Its owner is Keng Ah Wong, who lives by the motto “one man’s junk is another man’s treasure”. Over the past 45 years, he’s accumulated a treasure trove of collectibles from gramophones to cameras, sculptures, bicycles and many others. These items mainly came from karung guni men [rag-and-bone men who go door-to-door to collected unwanted household items] and other visitors to his 3-story shophouse.


Here’s advice to those who are interested in building their own antique collections.

“You cannot ask ‘how old is that’ in an antique shop. The owner could just tell you something made yesterday is 100 years old,” Mr Keng said. “It (the question) shows you don’t know what you are buying.

“To buy something expensive, you must really study (the antique in question).”





Restoring antique furniture is backbreaking work. Nails and screws are generally disallowed during the repair to retain the pieces’ authentic appearance.

A company that specializes in antique restoration is Barossa Furnishings.

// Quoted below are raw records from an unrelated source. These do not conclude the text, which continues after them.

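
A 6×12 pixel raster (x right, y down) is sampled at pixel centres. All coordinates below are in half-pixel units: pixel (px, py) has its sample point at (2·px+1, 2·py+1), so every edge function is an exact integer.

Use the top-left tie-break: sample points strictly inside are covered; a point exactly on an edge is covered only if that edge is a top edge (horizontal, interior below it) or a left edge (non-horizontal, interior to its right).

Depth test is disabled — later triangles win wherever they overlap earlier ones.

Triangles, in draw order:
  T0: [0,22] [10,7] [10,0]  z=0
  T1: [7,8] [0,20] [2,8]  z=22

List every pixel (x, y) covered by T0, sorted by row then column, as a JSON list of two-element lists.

T0:
  2·area = 70  (B↔C swapped to make it positive)
  edge (0, 22)→(10, 0): d=(10,-22) top-left  bias=+0
  edge (10, 0)→(10, 7): d=(0,7) right/bottom  bias=-1
  edge (10, 7)→(0, 22): d=(-10,15) right/bottom  bias=-1
    (4,1)@(9, 3): e=[8,7,55] → #
    (5,1)@(11, 3): e=[52,-7,25] → ·
    (4,2)@(9, 5): e=[28,7,35] → #
    (5,2)@(11, 5): e=[72,-7,5] → ·
    (3,3)@(7, 7): e=[4,21,45] → #
    (5,3)@(11, 7): e=[92,-7,-15] → ·
    (3,4)@(7, 9): e=[24,21,25] → #
    (4,4)@(9, 9): e=[68,7,-5] → ·
    (2,5)@(5, 11): e=[0,35,35] → #  [on edge]
    (4,5)@(9, 11): e=[88,7,-25] → ·
    (2,6)@(5, 13): e=[20,35,15] → #
    (3,6)@(7, 13): e=[64,21,-15] → ·
  covered (9 px):
    · · · · · ·
    · · · · # ·
    · · · · # ·
    · · · # # ·
    · · · # · ·
    · · # # · ·
    · · # · · ·
    · · · · · ·
    · # · · · ·
    · · · · · ·
    · · · · · ·
    · · · · · ·
T1:
  2·area = 60
  edge (7, 8)→(0, 20): d=(-7,12) right/bottom  bias=-1
  edge (0, 20)→(2, 8): d=(2,-12) top-left  bias=+0
  edge (2, 8)→(7, 8): d=(5,0) top-left  bias=+0
    (1,4)@(3, 9): e=[41,14,5] → #
    (2,4)@(5, 9): e=[17,38,5] → #
    (3,4)@(7, 9): e=[-7,62,5] → ·
    (1,5)@(3, 11): e=[27,18,15] → #
    (3,5)@(7, 11): e=[-21,66,15] → ·
    (1,6)@(3, 13): e=[13,22,25] → #
    (2,6)@(5, 13): e=[-11,46,25] → ·
    (0,7)@(1, 15): e=[23,2,35] → #
    (1,7)@(3, 15): e=[-1,26,35] → ·
    (0,8)@(1, 17): e=[9,6,45] → #
    (1,8)@(3, 17): e=[-15,30,45] → ·
    (0,9)@(1, 19): e=[-5,10,55] → ·
  covered (7 px):
    · · · · · ·
    · · · · · ·
    · · · · · ·
    · · · · · ·
    · # # · · ·
    · # # · · ·
    · # · · · ·
    # · · · · ·
    # · · · · ·
    · · · · · ·
    · · · · · ·
    · · · · · ·

Final: [[4,1],[4,2],[3,3],[4,3],[3,4],[2,5],[3,5],[2,6],[1,8]]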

Its owner David Ditcham, 59, has a soft spot for antiques, especially those from Europe and China.

“Singapore furniture generally goes back 60 years,” said Mr Ditcham. “It’s considered ‘vintage’ only when compared with antique European and Chinese (furniture).”

Mr Ditcham has shipped in European and Chinese furniture dating back to the 19th century for restoration in his shop.


The Chinese rosewood chair in the picture above, for example, is from the 1900s.

“(It’s owned by) an old man, who had it forever in his family,” said Mr Ditcham. “The job was initially to repair only the chair’s joints, but I told the owner, ‘I like the chair, so I will restore it for you for free.’”



Mr Ditcham noted that restoration is very much done only by people who like antiques. A collector himself, he said he’s in a “very interesting” business, but it’s also one that is “time-consuming and hardly makes money”.

“It’s a passion business – I do it because I like doing it, and people like what I do.”